Most plans allow investors to buy stock without a broker if they agree to either have an amount taken out of their checking or savings account every month for six months. Often $50 is the acceptable minimum. The other way is to make a one-time purchase, which will cost you $250 or $500.
These plans are definitely not as convenient as getting a broker. You can’t just buy and sell a variety of company stocks at any time, for instance. Plus, you won’t have a diverse portfolio if you only own stock from a few companies. Moreover, with some plans, you won’t even escape fees. So, you have to be careful about what you sign up for.
But we have to say, direct stock plans are a good way to experiment with the stock market without putting too much money into the game.
Ordinarily, the plan administrators use your cash to buy shares of the company. It can be on the open market or freshly issued from the business itself, on predetermined dates. The average cost of the purchases is weighed out.
Also, they can use some other methodology to equalize the cost among investors. And the direct stock purchase plan statement arrives quarterly. All with a listing of the number of shares you own and dividends you receive.
Some direct stock purchase plans trades without commission. Others charge small fees. Usually $1 or $2 plus a few cents per share, for each purchase. A larger fee, about $15 and a few cents more per share, for a sale. This is a lot lower than what you have to pay at a full-service broker.
Buy stock without a broker by taking advantage of the dividend reinvestment program
In this way, you can add additional shares to your holdings.
This means to enroll in a stock’s dividend reinvestment program or DRIP. DRIPs allow you to take cash dividends paid out by the company you own. And you may plow them back into buying more shares, charging either nominal fees or nothing at all. It depends upon the individual plan.

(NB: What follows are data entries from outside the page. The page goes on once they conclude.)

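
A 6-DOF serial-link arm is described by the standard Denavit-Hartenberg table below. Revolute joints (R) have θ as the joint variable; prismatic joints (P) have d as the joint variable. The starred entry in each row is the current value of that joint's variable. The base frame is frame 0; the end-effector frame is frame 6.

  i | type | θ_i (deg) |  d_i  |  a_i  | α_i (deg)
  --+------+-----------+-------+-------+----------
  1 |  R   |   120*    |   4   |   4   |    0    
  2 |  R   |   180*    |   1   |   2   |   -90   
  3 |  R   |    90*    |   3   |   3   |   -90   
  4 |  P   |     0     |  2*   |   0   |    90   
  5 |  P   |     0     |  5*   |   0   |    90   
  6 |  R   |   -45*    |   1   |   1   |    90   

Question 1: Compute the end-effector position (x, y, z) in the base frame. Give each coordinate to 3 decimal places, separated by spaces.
4.816 6.245 1.293

after link 1: o_1 = (-2.0000, 3.4641, 4.0000)
after link 2: o_2 = (-1.0000, 1.7321, 5.0000)
after link 3: o_3 = (1.5981, 3.2321, 2.0000)
after link 4: o_4 = (0.5981, 4.9641, 2.0000)
after link 5: o_5 = (4.9282, 7.4641, 2.0000)
after link 6: o_6 = (4.8158, 6.2445, 1.2929)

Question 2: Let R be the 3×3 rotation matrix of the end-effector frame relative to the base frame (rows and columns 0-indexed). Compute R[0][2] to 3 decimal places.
-0.612

End-effector z-axis (col 2 of R) = (-0.6124,-0.3536,0.7071)
R[0][2] = -0.6124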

Have this on your mind. For a typical stock, that’s a lot of transactions over 25 or 50 years on which you aren’t paying commissions. The typical stock may pay out a dividend four times per year. So, count!

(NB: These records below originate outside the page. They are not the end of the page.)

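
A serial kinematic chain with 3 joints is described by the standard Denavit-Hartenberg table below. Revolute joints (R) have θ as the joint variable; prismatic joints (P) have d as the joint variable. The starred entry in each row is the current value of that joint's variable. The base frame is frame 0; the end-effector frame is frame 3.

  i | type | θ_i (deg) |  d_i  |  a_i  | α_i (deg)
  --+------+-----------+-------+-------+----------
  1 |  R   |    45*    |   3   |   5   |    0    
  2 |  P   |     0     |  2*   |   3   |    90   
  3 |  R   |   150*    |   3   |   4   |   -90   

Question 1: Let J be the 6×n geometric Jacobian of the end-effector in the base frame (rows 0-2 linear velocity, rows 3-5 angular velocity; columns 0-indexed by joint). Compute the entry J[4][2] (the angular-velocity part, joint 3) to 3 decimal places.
axis z_2 = (0.7071,-0.7071,0.0000); lever o_n−o_2 = (-0.3282,-4.5708,2.0000)
cross product → J_v[:, 2] = (-1.4142,-1.4142,-3.4641)
J_ω[:, 2] = z_2
entry J[4][2] = -0.7071

-0.707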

DRIPs usually come with cash investment options that resemble direct stock purchase plans.
This opportunity means you can regularly have money withdrawn from your account, or send in one-time payments whenever you like.
A lot of long-term investors have become skilled at building wealth through these types of accounts. Buying stock without a broker for years, even decades is a very nice way.
You must be heard stories about some housekeeper who left behind $5 million opulence.
They did it just on the way we said above.
You can buy stock without a broker by obtaining a single share through a specialized gifting service
Unfortunately, the financial industry’s decision is to move away from paper stock certificates. And this has become a bit shaky.
But, up until recently, you could use companies that allowed you to buy a single share of stock to get your name on a corporate shareholder list.
Hundreds of companies offer these plans, but each has its own rules for eligibility.
It’s normal to be careful about investing in stocks. But NerdWallet estimates that the average millennial would lose about $3.3 million in retirement savings by avoiding investing completely. Direct stock plans are an easy way to learn the basic and establish a portfolio.
All without spending money, time and nerves on brokers.